As a trader, one needs to keep track of positions keenly. While it is relatively easy to monitor a stock portfolio, it is not simple to keep track of option positions.
Option positions are dynamic, unlike stocks. Stocks can be bought and held for variable durations. However, options are derived from the prices of stocks and decay over their specified life, a process known as expiration. Monitoring an option position thus becomes more intense.
Options trading cannot be compared to stock trading. In stock trading, one can buy shares based on technical analysis and fundamental analysis. Options trading, on the other hand, is a different ball game.
In stock trading, one only has to monitor the share price, but in options trading, apart from the price of the underlying security, one has to also monitor other elements known as the Greeks.
The Greeks are mathematically derived values using option-pricing models.
The major Greeks are delta, gamma, theta, and vega. Delta and gamma predict option price movement in response to changes in the underlying asset's price. Theta is an estimate of how much the extrinsic value of an option will drop after one day. Vega indicates how options prices will react to changes in volatility.
There are many option-pricing models, but we will use the most popular one, known as the Black-Scholes model.
Inputs and output
To get a result from the Greeks, an options calculator has to be fed with the following information:
Spot price: The current market price of the underlying stock or index.
Strike price: The price at which the option holder gets the right to buy the underlying security in case of a call and the right to sell in case of a put.
Days to expiry: The number of days to the contract's expiration. The days to expiry are input as a number.
Interest: Interest rates impact options pricing. The risk-free interest rate is used to arrive at options pricing. The interest rate is to be input as a percentage.
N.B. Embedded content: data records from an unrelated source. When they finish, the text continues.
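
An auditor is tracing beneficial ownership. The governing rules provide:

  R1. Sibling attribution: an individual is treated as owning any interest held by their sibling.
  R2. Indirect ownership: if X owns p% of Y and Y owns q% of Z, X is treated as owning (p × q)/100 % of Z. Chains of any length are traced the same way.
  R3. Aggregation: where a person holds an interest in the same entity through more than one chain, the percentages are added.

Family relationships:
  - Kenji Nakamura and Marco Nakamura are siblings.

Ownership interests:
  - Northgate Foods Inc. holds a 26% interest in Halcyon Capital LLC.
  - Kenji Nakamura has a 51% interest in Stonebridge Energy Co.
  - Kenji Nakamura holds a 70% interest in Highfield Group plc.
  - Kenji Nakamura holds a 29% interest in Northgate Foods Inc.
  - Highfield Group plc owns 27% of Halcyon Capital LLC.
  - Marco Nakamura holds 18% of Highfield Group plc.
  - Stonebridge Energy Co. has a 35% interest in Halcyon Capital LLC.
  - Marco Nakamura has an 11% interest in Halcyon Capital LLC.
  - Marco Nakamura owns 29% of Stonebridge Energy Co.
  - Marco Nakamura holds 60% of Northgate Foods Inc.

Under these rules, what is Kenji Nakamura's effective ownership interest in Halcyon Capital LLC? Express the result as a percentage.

By sibling attribution (R1), Kenji Nakamura is treated as also owning Marco Nakamura's interest in Stonebridge Energy Co, giving 51% + 29% = 80%.
By sibling attribution (R1), Kenji Nakamura is treated as also owning Marco Nakamura's interest in Highfield Group plc, giving 70% + 18% = 88%.
By sibling attribution (R1), Kenji Nakamura is treated as also owning Marco Nakamura's interest in Northgate Foods Inc, giving 29% + 60% = 89%.
By sibling attribution (R1), Kenji Nakamura is treated as owning Marco Nakamura's 11% interest in Halcyon Capital LLC.
Chain via Stonebridge Energy Co. (R2): 80% × 35% = 28% of Halcyon Capital LLC.
Chain via Highfield Group plc (R2): 88% × 27% = 23.76% of Halcyon Capital LLC.
Chain via Northgate Foods Inc. (R2): 89% × 26% = 23.14% of Halcyon Capital LLC.
Direct interest in Halcyon Capital LLC: 11%.
Aggregating (R3): 28% + 23.76% + 23.14% + 11% = 85.9%.

85.9%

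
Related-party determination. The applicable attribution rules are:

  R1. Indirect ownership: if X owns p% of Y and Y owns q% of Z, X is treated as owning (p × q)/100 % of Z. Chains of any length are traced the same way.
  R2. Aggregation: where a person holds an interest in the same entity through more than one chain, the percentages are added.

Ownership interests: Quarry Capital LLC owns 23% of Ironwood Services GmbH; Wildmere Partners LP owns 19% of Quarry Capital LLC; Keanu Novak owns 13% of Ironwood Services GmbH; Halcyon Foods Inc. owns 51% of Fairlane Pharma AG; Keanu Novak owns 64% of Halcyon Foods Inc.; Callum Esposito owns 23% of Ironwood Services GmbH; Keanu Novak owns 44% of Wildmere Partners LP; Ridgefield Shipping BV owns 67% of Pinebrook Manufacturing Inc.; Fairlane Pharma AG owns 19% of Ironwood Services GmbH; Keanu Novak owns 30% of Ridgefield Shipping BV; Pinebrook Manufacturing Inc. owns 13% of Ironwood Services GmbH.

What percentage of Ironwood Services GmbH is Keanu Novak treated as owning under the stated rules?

Chain via Ridgefield Shipping BV → Pinebrook Manufacturing Inc. (R1): 30% × 67% × 13% = 2.613% of Ironwood Services GmbH.
Chain via Wildmere Partners LP → Quarry Capital LLC (R1): 44% × 19% × 23% = 1.9228% of Ironwood Services GmbH.
Chain via Halcyon Foods Inc. → Fairlane Pharma AG (R1): 64% × 51% × 19% = 6.2016% of Ironwood Services GmbH.
Direct interest in Ironwood Services GmbH: 13%.
Aggregating (R2): 2.613% + 1.9228% + 6.2016% + 13% = 23.7374%.

23.7374%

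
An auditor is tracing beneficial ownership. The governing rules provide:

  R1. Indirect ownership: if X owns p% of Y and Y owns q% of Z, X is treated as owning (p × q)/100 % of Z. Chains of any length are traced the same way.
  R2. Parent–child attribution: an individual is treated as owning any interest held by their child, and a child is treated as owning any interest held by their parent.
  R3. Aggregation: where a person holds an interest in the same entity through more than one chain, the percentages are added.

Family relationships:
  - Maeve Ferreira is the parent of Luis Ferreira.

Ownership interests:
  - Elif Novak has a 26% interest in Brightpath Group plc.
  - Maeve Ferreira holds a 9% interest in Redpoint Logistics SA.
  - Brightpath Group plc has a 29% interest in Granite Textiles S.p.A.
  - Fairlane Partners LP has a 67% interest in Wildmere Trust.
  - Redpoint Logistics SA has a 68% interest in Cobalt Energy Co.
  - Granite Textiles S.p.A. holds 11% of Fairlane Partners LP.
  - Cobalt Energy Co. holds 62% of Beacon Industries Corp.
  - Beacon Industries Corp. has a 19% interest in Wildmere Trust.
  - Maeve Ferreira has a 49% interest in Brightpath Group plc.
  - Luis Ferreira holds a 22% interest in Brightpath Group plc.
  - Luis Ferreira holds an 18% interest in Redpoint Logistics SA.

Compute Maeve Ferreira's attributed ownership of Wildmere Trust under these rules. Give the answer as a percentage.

By parent–child attribution (R2), Maeve Ferreira is treated as also owning Luis Ferreira's interest in Brightpath Group plc, giving 49% + 22% = 71%.
By parent–child attribution (R2), Maeve Ferreira is treated as also owning Luis Ferreira's interest in Redpoint Logistics SA, giving 9% + 18% = 27%.
Chain via Brightpath Group plc → Granite Textiles S.p.A. → Fairlane Partners LP (R1): 71% × 29% × 11% × 67% = 1.517483% of Wildmere Trust.
Chain via Redpoint Logistics SA → Cobalt Energy Co. → Beacon Industries Corp. (R1): 27% × 68% × 62% × 19% = 2.162808% of Wildmere Trust.
Aggregating (R3): 1.517483% + 2.162808% = 3.680291%.

3.680291%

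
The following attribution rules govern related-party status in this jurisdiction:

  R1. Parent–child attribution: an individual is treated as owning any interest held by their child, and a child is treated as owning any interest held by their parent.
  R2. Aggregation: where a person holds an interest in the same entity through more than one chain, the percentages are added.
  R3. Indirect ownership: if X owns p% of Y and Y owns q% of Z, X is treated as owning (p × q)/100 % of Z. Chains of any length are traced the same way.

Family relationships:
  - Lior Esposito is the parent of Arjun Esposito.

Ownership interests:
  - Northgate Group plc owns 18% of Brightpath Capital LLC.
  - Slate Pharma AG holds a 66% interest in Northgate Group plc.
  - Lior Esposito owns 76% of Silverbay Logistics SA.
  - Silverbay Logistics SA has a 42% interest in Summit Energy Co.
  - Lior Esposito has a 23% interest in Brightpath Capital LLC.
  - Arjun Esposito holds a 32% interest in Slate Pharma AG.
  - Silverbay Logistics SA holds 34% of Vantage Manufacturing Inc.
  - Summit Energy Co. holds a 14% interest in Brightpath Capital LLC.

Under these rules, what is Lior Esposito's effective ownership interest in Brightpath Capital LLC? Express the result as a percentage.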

Volatility: Volatility impacts both call and put options alike. An increase in volatility causes all option prices to rise, and a decrease in volatility leads to a drop in option prices. Volatility is also input as a percentage.
Dividend yield: As companies declare dividends, stock prices fall to the extent of the dividend declared on the ex-dividend date. However, option prices are adjusted in anticipation even before or when a dividend is declared. Call prices drop and put prices rise in anticipation of the drop in the stock’s price due to dividends. The dividend yield is also input as a percentage.
After these variables are entered and the calculator tab is hit, we get the following output of the Greeks:
Delta: The delta of both the call and the put for the selected strike is displayed. Delta measures the sensitivity of an option’s price change to the change in the price of the underlying asset. It is a percentage of the underlying price displayed in decimals.
Gamma: Gamma is the sensitivity of delta to the change in the price of an underlying asset. Gamma measures the expected change in delta for a change in the underlying asset.
Vega: Vega measures the sensitivity of the option to changes in volatility measured in percentage.
RHO: RHO measures the change in option prices due to a change in the interest rate. Option prices are sensitive to an increase or decrease in risk-free interest rates.
Theta: All options are bound by time. They have a time value that decays as expiration nears. Theta measures the time decay of an option in rupee terms per day as expiration nears.
The option value is displayed for the call and the put is the theoretical value of the option. This needs to be compared with the actual option value to check if the option is expensive or cheap. However, one must be sure about the inputs.